With the use of the correct capping machinery, aerated water manufacturers were able to successfully bottle their ginger beers with Crown Seal closures which were much less labour intensive to cap than the traditional wiring of corks, which in most small factories had to be done by hand.
Glass Ginger Beer
By the 1930’s, due to their high cost of manufacture, many aerated water producers were opting to the new machine made glass ginger beer bottle. These were usually made in brown glass to restrict light to the product and all incorporated a Crown Seal closure, but they were much more uniform in size and manufacture and much better suited to the modern filling machinery that was beginning to be used. Brewers still used the Crown Seal stoneware ginger beers for a considerable time, some right through to the early 1950’s, but they were all old stock and weren’t ordering any new ones.
After WW2 the technology which enabled Heat Transfer Decal (HTD) to be applied to containers which are heated to 250 degrees, became available to bottle manufacturers. This type of transferring became very popular in the cool drink and dairy industries because complex artwork containing several colours could be applied, resulting in a durable label able to withstand washing and wear and tear throughout the working life of the bottle.
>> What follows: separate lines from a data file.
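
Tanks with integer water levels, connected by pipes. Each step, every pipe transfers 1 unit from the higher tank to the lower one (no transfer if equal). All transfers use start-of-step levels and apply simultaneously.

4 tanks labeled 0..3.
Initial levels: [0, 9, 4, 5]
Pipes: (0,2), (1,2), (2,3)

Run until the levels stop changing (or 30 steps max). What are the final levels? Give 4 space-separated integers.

Answer: 5 5 3 5

Derivation:
Step 1: flows [2->0,1->2,3->2] -> levels [1 8 5 4]
Step 2: flows [2->0,1->2,2->3] -> levels [2 7 4 5]
Step 3: flows [2->0,1->2,3->2] -> levels [3 6 5 4]
Step 4: flows [2->0,1->2,2->3] -> levels [4 5 4 5]
Step 5: flows [0=2,1->2,3->2] -> levels [4 4 6 4]
Step 6: flows [2->0,2->1,2->3] -> levels [5 5 3 5]
Step 7: flows [0->2,1->2,3->2] -> levels [4 4 6 4]
  -> period-2 cycle: step 7 state = step 5 state; never stabilizes
  -> state at step 30: (30-5) mod 2 = 1, same as step 6 -> [5 5 3 5]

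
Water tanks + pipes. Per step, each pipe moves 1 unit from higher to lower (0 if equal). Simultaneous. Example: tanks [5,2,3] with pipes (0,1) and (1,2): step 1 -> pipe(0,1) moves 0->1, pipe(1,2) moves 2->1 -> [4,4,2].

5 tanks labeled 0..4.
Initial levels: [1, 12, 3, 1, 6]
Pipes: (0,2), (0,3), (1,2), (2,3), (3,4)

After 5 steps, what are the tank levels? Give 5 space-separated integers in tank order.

Answer: 4 7 4 5 3

Derivation:
Step 1: flows [2->0,0=3,1->2,2->3,4->3] -> levels [2 11 2 3 5]
Step 2: flows [0=2,3->0,1->2,3->2,4->3] -> levels [3 10 4 2 4]
Step 3: flows [2->0,0->3,1->2,2->3,4->3] -> levels [3 9 3 5 3]
Step 4: flows [0=2,3->0,1->2,3->2,3->4] -> levels [4 8 5 2 4]
Step 5: flows [2->0,0->3,1->2,2->3,4->3] -> levels [4 7 4 5 3]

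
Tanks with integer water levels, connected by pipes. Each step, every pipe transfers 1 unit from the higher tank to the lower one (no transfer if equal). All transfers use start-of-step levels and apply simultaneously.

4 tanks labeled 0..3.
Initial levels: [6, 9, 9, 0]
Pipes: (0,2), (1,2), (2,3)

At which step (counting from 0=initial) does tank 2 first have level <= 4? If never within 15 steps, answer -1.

Step 1: flows [2->0,1=2,2->3] -> levels [7 9 7 1]
Step 2: flows [0=2,1->2,2->3] -> levels [7 8 7 2]
Step 3: flows [0=2,1->2,2->3] -> levels [7 7 7 3]
Step 4: flows [0=2,1=2,2->3] -> levels [7 7 6 4]
Step 5: flows [0->2,1->2,2->3] -> levels [6 6 7 5]
Step 6: flows [2->0,2->1,2->3] -> levels [7 7 4 6]
Tank 2 first reaches <=4 at step 6

Answer: 6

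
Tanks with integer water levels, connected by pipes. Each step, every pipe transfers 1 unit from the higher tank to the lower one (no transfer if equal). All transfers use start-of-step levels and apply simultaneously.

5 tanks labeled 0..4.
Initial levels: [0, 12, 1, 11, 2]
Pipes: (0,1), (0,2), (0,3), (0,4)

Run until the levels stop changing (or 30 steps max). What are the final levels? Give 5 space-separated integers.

Answer: 2 6 6 6 6

Derivation:
Step 1: flows [1->0,2->0,3->0,4->0] -> levels [4 11 0 10 1]
Step 2: flows [1->0,0->2,3->0,0->4] -> levels [4 10 1 9 2]
Step 3: flows [1->0,0->2,3->0,0->4] -> levels [4 9 2 8 3]
Step 4: flows [1->0,0->2,3->0,0->4] -> levels [4 8 3 7 4]
Step 5: flows [1->0,0->2,3->0,0=4] -> levels [5 7 4 6 4]
Step 6: flows [1->0,0->2,3->0,0->4] -> levels [5 6 5 5 5]
Step 7: flows [1->0,0=2,0=3,0=4] -> levels [6 5 5 5 5]
Step 8: flows [0->1,0->2,0->3,0->4] -> levels [2 6 6 6 6]
Step 9: flows [1->0,2->0,3->0,4->0] -> levels [6 5 5 5 5]
  -> period-2 cycle: step 9 state = step 7 state; never stabilizes
  -> state at step 30: (30-7) mod 2 = 1, same as step 8 -> [2 6 6 6 6]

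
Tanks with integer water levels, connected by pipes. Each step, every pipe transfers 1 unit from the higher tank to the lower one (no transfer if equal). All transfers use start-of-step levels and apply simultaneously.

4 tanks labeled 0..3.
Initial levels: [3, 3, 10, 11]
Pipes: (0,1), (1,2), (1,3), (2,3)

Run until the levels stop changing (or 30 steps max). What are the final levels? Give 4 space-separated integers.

Step 1: flows [0=1,2->1,3->1,3->2] -> levels [3 5 10 9]
Step 2: flows [1->0,2->1,3->1,2->3] -> levels [4 6 8 9]
Step 3: flows [1->0,2->1,3->1,3->2] -> levels [5 7 8 7]
Step 4: flows [1->0,2->1,1=3,2->3] -> levels [6 7 6 8]
Step 5: flows [1->0,1->2,3->1,3->2] -> levels [7 6 8 6]
Step 6: flows [0->1,2->1,1=3,2->3] -> levels [6 8 6 7]
Step 7: flows [1->0,1->2,1->3,3->2] -> levels [7 5 8 7]
Step 8: flows [0->1,2->1,3->1,2->3] -> levels [6 8 6 7]
  -> period-2 cycle: step 8 state = step 6 state; never stabilizes
  -> state at step 30: (30-6) mod 2 = 0, same as step 6 -> [6 8 6 7]

Answer: 6 8 6 7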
This type of labelling is commonly known as “Pyro” or “Ceramic Labelling” today. (See photo below)
Ceramic Ginger Beers
Pre 1930, over 95% of all ginger beer brewers bottled their product in stoneware bottles. These stoneware bottles were not only very strong and robust, but also non transparent, keeping the sealed ginger beer in complete darkness until opening. Because a traditional ginger beer was brewed, it often continued to brew in the bottle, depending on the sugar added by the brewer and could build up a pressure within the bottle much higher than that of an aerated water, whos pressure came from the dissolved CO2 added at the point of bottling.
Like most of the glass aerated water bottles, most manufacturers wanted their bottles to be clearly marked with their name, trade mark and locality. Because most ceramic ginger beers were hand thrown at the pottery, they were much more expensive to manufacture than glass bottles and consequently had a very high return deposit placed on them, sometimes well more than their contents price. It is for this reason they were never usually thrown away in any numbers and are generally not common to find.